Weisberg has written for nearly every political and cultural publication of note–the New York Times, the Washington Post, the Wall Street Journal, Esquire, the Washington Monthly, and the National Interest, to name just a few. He comes to SLATE from New York magazine, where he served as a contributing editor for the last two years and wrote “The National Interest” column. Between 1989 and 1994, he worked at the New Republic as an editor and writer.

A self-described liberal, Weisberg has major quarrels with liberalism as it is practiced today. In fact, he’s written an entire book about those quarrels, In Defense of Government: The Fall and Rise of Public Trust (Scribner). Although Weisberg believes in an activist government that addresses social problems, he argues that liberals (as well as conservatives) have undermined public faith in government by overpromising what it can do.

Jake will be writing a weekly column for SLATE as well as features on politics and policy.

The Money’s on Clinton

With the pundits pronouncing Bob Dole “dead meat,” the ” Horse Race” will be paying more attention in coming weeks to the congressional mounts still racing. The polls show that Democrats have a fair shot at retaking the House, and even the Senate, and some members of Congress are complaining that Bill Clinton is hedging his bets. The president, they suspect, may see his second term as easier with a Republican Congress as a foil. Moreover, although Clinton’s campaign coffers are already overflowing, most of his fund raising continues to be on his own behalf, prompting speculation that, unsatisfied with a merely solid win, the president is determined to buy a landslide.

Stoned and Frayed

Like all other right-thinking Americans, we were shocked to learn that some scurrilous person has been placing ads on the Internet soliciting group sex with GOP political consultant Roger Stone and his former model wife.

Whoever that scurrilous person is, we suggest that if stimulation on the Internet is the object, he should forgo baser instincts for the intellectual thrills of SLATE’s ” The Fray.”

More than 6,000 of you have registered for “The Fray,” but our data show that most Fraysters are reading and not writing. Don’t be shy. There is room for everyone in “The Fray,” as reader “Corkynorm” reminded us. “You are opening a new world for me,” Corkynorm wrote, “No more dull e-mail to the same old personal list. Now I can express myself and may even spark some interest in others in my age group (senior, very senior citizen looking to brighten the sunset years).”

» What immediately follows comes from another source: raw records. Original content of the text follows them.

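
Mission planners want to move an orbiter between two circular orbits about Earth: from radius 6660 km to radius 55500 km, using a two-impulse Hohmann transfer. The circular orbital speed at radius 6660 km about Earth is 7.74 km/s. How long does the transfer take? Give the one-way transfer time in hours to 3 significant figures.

From the circular-orbit relation v² = μ/r at r = 6660 km: μ = v²r = (7.74)² × 6660 = 3.98985×10^5 km³/s².
Semi-major axis of the transfer orbit: a_t = (6660 + 55500)/2 = 31080 km.
Half the transfer-orbit period gives t = π√(a_t³/μ) = 27250 s.
Converting: 27250 s ÷ 3600 s/hour = 7.57 hours.

t = 7.57 hours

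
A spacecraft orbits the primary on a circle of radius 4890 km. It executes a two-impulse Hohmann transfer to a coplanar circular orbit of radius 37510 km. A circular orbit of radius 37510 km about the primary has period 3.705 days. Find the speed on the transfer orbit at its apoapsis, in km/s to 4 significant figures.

From Kepler's third law T² = 4π²r³/μ at r = 37510 km, T = 3.705 days = 3.705 × 86400 s = 3.20112×10^5 s: μ = 4π²r³/T² = 20332.8 km³/s².
Semi-major axis of the transfer orbit: a_t = (4890 + 37510)/2 = 21200 km.
At apoapsis, r = 37510 km.
Applying v² = μ(2/r − 1/a_t): v = 0.3536 km/s.

v = 0.3536 km/s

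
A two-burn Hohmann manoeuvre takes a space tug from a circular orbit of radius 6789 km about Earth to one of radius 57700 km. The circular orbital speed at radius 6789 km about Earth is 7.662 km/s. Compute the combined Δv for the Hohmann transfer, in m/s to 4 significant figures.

Δv = 4010 m/s

From the circular-orbit relation v² = μ/r at r = 6789 km: μ = v²r = (7.662)² × 6789 = 3.98557×10^5 km³/s².
Transfer-ellipse semi-major axis a_t = (r₁ + r₂)/2 = (6789 + 57700)/2 = 32244.5 km.
At r₁ the circular-orbit speed is v₁ = √(μ/r₁) = 7.66200 km/s.
On the transfer ellipse at r₁, vis-viva equation gives v_p = √[μ(2/r₁ − 1/a_t)] = 10.2495 km/s.
First burn Δv₁ = |v_p − v₁| = 2.5875 km/s.
Circular speed at r₂: v₂ = √(μ/r₂) = 2.6282 km/s.
Transfer-orbit speed at r₂: v_a = √[μ(2/r₂ − 1/a_t)] = 1.2060 km/s.
Second burn Δv₂ = |v₂ − v_a| = 1.4222 km/s.
Δv = Δv₁ + Δv₂ = 2.5875 + 1.4222 = 4.010 km/s.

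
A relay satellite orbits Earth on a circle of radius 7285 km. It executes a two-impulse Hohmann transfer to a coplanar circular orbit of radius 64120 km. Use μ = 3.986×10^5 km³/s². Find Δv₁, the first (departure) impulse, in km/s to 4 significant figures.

Transfer-ellipse semi-major axis a_t = (r₁ + r₂)/2 = (7285 + 64120)/2 = 35702.5 km.
Circular speed at r = 7285 km: v_c = √(μ/r) = 7.397 km/s.
Vis-viva on the transfer ellipse at r = 7285 km gives v_t = √[μ(2/r − 1/a_t)] = 9.913 km/s.
Δv₁ = |v_t − v_c| = |9.913 − 7.397| = 2.516 km/s.

Δv₁ = 2.516 km/s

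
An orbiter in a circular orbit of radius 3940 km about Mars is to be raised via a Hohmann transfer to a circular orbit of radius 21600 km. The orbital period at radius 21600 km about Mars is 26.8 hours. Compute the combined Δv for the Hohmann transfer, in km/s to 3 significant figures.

Δv = 1.62 km/s

From Kepler's third law T² = 4π²r³/μ at r = 21600 km, T = 26.8 hours = 26.8 × 3600 s = 96480 s: μ = 4π²r³/T² = 42741.2 km³/s².
The Hohmann ellipse has a_t = (r₁ + r₂)/2 = 12770 km.
At r₁ the circular-orbit speed is v₁ = √(μ/r₁) = 3.293632 km/s.
On the transfer ellipse at r₁, vis-viva equation gives v_p = √[μ(2/r₁ − 1/a_t)] = 4.283576 km/s.
First burn Δv₁ = |v_p − v₁| = 0.9899 km/s.
Circular speed at r₂: v₂ = √(μ/r₂) = 1.4067 km/s.
Transfer-orbit speed at r₂: v_a = √[μ(2/r₂ − 1/a_t)] = 0.78136 km/s.
Second burn Δv₂ = |v₂ − v_a| = 0.6253 km/s.
Δv = Δv₁ + Δv₂ = 0.9899 + 0.6253 = 1.615 km/s.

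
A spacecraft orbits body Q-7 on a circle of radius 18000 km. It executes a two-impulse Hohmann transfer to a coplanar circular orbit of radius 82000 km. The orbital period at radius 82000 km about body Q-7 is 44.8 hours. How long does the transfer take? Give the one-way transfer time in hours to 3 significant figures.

t = 10.7 hours

From Kepler's third law T² = 4π²r³/μ at r = 82000 km, T = 44.8 hours = 44.8 × 3600 s = 1.6128×10^5 s: μ = 4π²r³/T² = 8.36836×10^5 km³/s².
Semi-major axis of the transfer orbit: a_t = (18000 + 82000)/2 = 50000 km.
Transfer time t = π√(a_t³/μ) = π√((50000)³ / 8.36836×10^5) = 38400 s.
Converting: 38400 s ÷ 3600 s/hour = 10.7 hours.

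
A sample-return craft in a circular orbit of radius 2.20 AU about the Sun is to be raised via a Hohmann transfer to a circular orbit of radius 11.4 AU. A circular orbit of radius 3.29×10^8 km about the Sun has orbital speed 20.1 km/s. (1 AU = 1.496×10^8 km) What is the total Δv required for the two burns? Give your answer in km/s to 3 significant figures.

Δv = 9.73 km/s

From the circular-orbit relation v² = μ/r at r = 3.29×10^8 km: μ = v²r = (20.1)² × 3.29×10^8 = 1.32919×10^11 km³/s².
In km: r₁ = 2.20 × 1.496×10^8 = 3.2912×10^8 km; r₂ = 11.4 × 1.496×10^8 = 1.70544×10^9 km.
The Hohmann ellipse has a_t = (r₁ + r₂)/2 = 1.01728×10^9 km.
Circular speed at r₁: v₁ = √(μ/r₁) = √(1.32919×10^11/3.2912×10^8) = 20.096 km/s.
On the transfer ellipse at r₁, vis-viva equation gives v_p = √[μ(2/r₁ − 1/a_t)] = 26.020 km/s.
First burn Δv₁ = |v_p − v₁| = 5.924 km/s.
At r₂, v₂ = √(μ/r₂) = 8.828 km/s.
Transfer-orbit speed at r₂: v_a = √[μ(2/r₂ − 1/a_t)] = 5.021 km/s.
Second burn Δv₂ = |v₂ − v_a| = 3.807 km/s.
Δv = Δv₁ + Δv₂ = 5.924 + 3.807 = 9.731 km/s.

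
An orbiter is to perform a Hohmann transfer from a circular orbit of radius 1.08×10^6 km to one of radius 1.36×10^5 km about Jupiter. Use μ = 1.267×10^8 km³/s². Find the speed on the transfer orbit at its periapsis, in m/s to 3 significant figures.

v = 40700 m/s

Semi-major axis of the transfer orbit: a_t = (1.080×10^6 + 1.360×10^5)/2 = 6.080×10^5 km.
At periapsis, r = 1.360×10^5 km.
Applying v² = μ(2/r − 1/a_t): v = 40.68 km/s.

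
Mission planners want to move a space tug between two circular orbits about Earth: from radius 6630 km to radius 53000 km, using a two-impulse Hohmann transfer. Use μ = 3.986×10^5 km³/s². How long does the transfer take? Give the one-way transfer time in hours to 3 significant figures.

t = 7.12 hours

Semi-major axis of the transfer orbit: a_t = (6630 + 53000)/2 = 29815 km.
By Kepler's third law the transfer-orbit period is T = 2π√(a_t³/μ), so t = T/2 = 25620 s.
Converting: 25620 s ÷ 3600 s/hour = 7.12 hours.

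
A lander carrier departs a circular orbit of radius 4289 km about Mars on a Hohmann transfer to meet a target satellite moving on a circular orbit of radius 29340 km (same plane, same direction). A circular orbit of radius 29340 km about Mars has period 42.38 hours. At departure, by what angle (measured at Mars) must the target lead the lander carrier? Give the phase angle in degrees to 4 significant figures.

From Kepler's third law T² = 4π²r³/μ at r = 29340 km, T = 42.38 hours = 42.38 × 3600 s = 1.52568×10^5 s: μ = 4π²r³/T² = 42836.4 km³/s².
Transfer-ellipse semi-major axis a_t = (r₁ + r₂)/2 = (4289 + 29340)/2 = 16814.5 km.
The half-period of the transfer ellipse is t = π√(a_t³/μ) = 33100 s.
The target's mean motion on its circular orbit is ω₂ = √(μ/r₂³) = 4.118×10^-5 rad/s.
Angle swept by the target during transfer: ω₂·t = 1.363 rad = 78.09°.
Arrival is 180° from departure on the ellipse, so φ = 180° − 78.09° = 101.9°.

φ = 101.9°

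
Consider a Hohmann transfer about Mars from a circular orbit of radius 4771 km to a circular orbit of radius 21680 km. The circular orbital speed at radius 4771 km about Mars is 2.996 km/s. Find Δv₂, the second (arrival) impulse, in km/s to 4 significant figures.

From the circular-orbit relation v² = μ/r at r = 4771 km: μ = v²r = (2.996)² × 4771 = 42824.6 km³/s².
The Hohmann ellipse has a_t = (r₁ + r₂)/2 = 13225.5 km.
Circular speed at r = 21680 km: v_c = √(μ/r) = 1.40545 km/s.
Vis-viva on the transfer ellipse at r = 21680 km gives v_t = √[μ(2/r − 1/a_t)] = 0.844142 km/s.
Δv₂ = |v_t − v_c| = |0.844142 − 1.40545| = 0.5613 km/s.

Δv₂ = 0.5613 km/s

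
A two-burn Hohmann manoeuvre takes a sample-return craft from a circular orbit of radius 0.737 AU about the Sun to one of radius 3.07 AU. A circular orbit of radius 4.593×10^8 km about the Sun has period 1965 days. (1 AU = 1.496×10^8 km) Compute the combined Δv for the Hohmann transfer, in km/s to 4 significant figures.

From Kepler's third law T² = 4π²r³/μ at r = 4.593×10^8 km, T = 1965 days = 1965 × 86400 s = 1.69776×10^8 s: μ = 4π²r³/T² = 1.32708×10^11 km³/s².
In km: r₁ = 0.737 × 1.496×10^8 = 1.102552×10^8 km; r₂ = 3.07 × 1.496×10^8 = 4.59272×10^8 km.
The Hohmann ellipse has a_t = (r₁ + r₂)/2 = 2.847636×10^8 km.
At r₁ the circular-orbit speed is v₁ = √(μ/r₁) = 34.694 km/s.
Transfer-orbit speed at r₁ (vis-viva): v_p = √[μ(2/r₁ − 1/a_t)] = 44.060 km/s.
First burn Δv₁ = |v_p − v₁| = 9.366 km/s.
At r₂, v₂ = √(μ/r₂) = 16.9986 km/s.
Transfer-orbit speed at r₂: v_a = √[μ(2/r₂ − 1/a_t)] = 10.5772 km/s.
Second burn Δv₂ = |v₂ − v_a| = 6.421 km/s.
Δv = Δv₁ + Δv₂ = 9.366 + 6.421 = 15.79 km/s.

Δv = 15.79 km/s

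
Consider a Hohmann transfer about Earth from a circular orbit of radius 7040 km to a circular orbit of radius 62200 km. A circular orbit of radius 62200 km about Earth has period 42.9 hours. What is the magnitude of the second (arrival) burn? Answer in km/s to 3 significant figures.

From Kepler's third law T² = 4π²r³/μ at r = 62200 km, T = 42.9 hours = 42.9 × 3600 s = 1.5444×10^5 s: μ = 4π²r³/T² = 3.98301×10^5 km³/s².
The Hohmann ellipse has a_t = (r₁ + r₂)/2 = 34620 km.
On the circular orbit at r = 62200 km, v_c = √(μ/r) = 2.5305 km/s.
Transfer-orbit speed at the same r (vis-viva, a = a_t): v_t = √[μ(2/r − 1/a_t)] = 1.1411 km/s.
Δv₂ = |v_t − v_c| = |1.1411 − 2.5305| = 1.389 km/s.

Δv₂ = 1.39 km/s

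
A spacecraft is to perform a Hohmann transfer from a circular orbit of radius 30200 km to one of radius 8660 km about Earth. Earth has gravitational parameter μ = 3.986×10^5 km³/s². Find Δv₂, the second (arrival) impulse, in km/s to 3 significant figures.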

Enter “The Fray” as often as you like, but please don’t solicit kinky sex during your visits.

The Wound (Reprised)

If we needed additional evidence that the press is wrong about Bob Dole’s “reluctance” to invoke his war wound to win votes, there he was on Capitol Hill on Wednesday, Sept. 11, hushing a crowd of 120 members of Congress with his never-say-die spirit.

Dole read aloud from a letter written in 1945 by the Army to his parents:

“We regret to inform you that your son, Robert J. Dole, who was admitted to this hospital on 10 October 1945, is seriously ill with pulmonary infarction. At the present time it would appear that his recovery is somewhat questionable.”

Comparing his deathbed experience to his current standing in the polls, Dole said, “I’ve been in a tough spot before.”

But beating the reaper might be child’s play compared with beating Clinton.